Well you can always replace one disk at a time with a bigger one.
Virtual (SAN) or real HD. Should work the same.


----------



## danbi (Sep 28, 2010)

An zfs filesystem can use all available zpool space, unless you restrict it. You can grow zpool by adding new vdevs, or by replacing disks with bigger disks, one by one (or, as much as you can, without breaking redundancy).

It is however trickier with the root zpool. It cannot have more than one vdev. Also, as far as I understand it, when you replace disks with larger disks the zpool will grow in size after export/import and it is not obvious how you export/import the root zpool.

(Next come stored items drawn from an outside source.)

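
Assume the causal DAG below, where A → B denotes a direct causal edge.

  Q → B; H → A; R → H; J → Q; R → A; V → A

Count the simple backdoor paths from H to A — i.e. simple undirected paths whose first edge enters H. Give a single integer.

A backdoor path from H to A is any simple undirected path whose first edge points into H (i.e. leaves H via a parent).
Parents of H: {R}.
Enumerating:
  P1: H <- R -> A
That exhausts the simple backdoor paths. Count: 1.

1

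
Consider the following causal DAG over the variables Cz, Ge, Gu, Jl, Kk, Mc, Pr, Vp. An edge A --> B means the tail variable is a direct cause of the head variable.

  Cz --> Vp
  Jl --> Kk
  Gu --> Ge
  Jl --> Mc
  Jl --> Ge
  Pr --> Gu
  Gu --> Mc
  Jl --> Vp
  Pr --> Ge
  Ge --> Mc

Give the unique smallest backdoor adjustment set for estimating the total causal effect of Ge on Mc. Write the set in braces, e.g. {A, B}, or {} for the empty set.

{Gu, Jl}

Variables eligible for adjustment (non-descendants of Ge, excluding Ge and Mc): {Cz, Gu, Jl, Kk, Pr, Vp}.
Backdoor paths from Ge to Mc:
  P1: Ge <- Pr -> Gu -> Mc
  P2: Ge <- Jl -> Mc
  P3: Ge <- Gu -> Mc
The empty set is not sufficient: P1 (Ge <- Pr -> Gu -> Mc) has no collider blocking it and no conditioned non-collider, so it is open.
Try {Gu, Jl}:
  P1: blocked at chain node Gu ∈ conditioning set.
  P2: blocked at fork node Jl ∈ conditioning set.
  P3: blocked at fork node Gu ∈ conditioning set.
{Gu, Jl} contains no descendant of Ge and blocks every backdoor path.
Every element of {Gu, Jl} is needed (dropping Gu leaves P1 open; dropping Jl leaves P2 open), so no proper subset is valid.
Among all size-2 subsets of the eligible variables, only {Gu, Jl} blocks every backdoor path, so it is the unique smallest valid adjustment set.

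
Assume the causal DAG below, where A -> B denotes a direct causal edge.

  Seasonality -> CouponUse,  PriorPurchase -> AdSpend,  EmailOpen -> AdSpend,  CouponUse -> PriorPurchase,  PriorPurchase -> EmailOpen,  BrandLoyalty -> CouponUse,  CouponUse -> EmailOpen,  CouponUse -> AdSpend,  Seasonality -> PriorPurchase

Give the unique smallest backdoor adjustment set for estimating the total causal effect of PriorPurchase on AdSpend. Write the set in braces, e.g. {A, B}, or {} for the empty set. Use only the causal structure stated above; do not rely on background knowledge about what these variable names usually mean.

Variables eligible for adjustment (non-descendants of PriorPurchase, excluding PriorPurchase and AdSpend): {BrandLoyalty, CouponUse, Seasonality}.
Backdoor paths from PriorPurchase to AdSpend:
  P1: PriorPurchase <- Seasonality -> CouponUse -> EmailOpen -> AdSpend
  P2: PriorPurchase <- Seasonality -> CouponUse -> AdSpend
  P3: PriorPurchase <- CouponUse -> EmailOpen -> AdSpend
  P4: PriorPurchase <- CouponUse -> AdSpend
The empty set is not sufficient: P1 (PriorPurchase <- Seasonality -> CouponUse -> EmailOpen -> AdSpend) has no collider blocking it and no conditioned non-collider, so it is open.
Try {CouponUse}:
  P1: blocked at chain node CouponUse ∈ conditioning set.
  P2: blocked at chain node CouponUse ∈ conditioning set.
  P3: blocked at fork node CouponUse ∈ conditioning set.
  P4: blocked at fork node CouponUse ∈ conditioning set.
{CouponUse} contains no descendant of PriorPurchase and blocks every backdoor path.
No other singleton works — e.g. {Seasonality} leaves P3 open — so {CouponUse} is the unique smallest valid adjustment set.

{CouponUse}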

So, unless there is a better trick, this leaves you with the option to have either (fixed) ufs boot partition, and everything else on ZFS, or have one set of disks for the root zpool and other sets of disks for other data zpools, that can grow.


----------



## nORKy (Sep 29, 2010)

Actually, I don't think that I'll need to grow the root. it is not a zfs with a lot of data writing.
I think the need is for /var, or /home

Thanks you for your reply


----------



## tingo (Sep 29, 2010)

danbi said:
			
		

> So, unless there is a better trick, this leaves you with the option to have either (fixed) ufs boot partition, and everything else on ZFS, or have one set of disks for the root zpool and other sets of disks for other data zpools, that can grow.



Aha, I knew there was a reason why I selected a mirrored root zpool and a raid-z1 storage pool for my first zfs file server. Useful info: thanks!


----------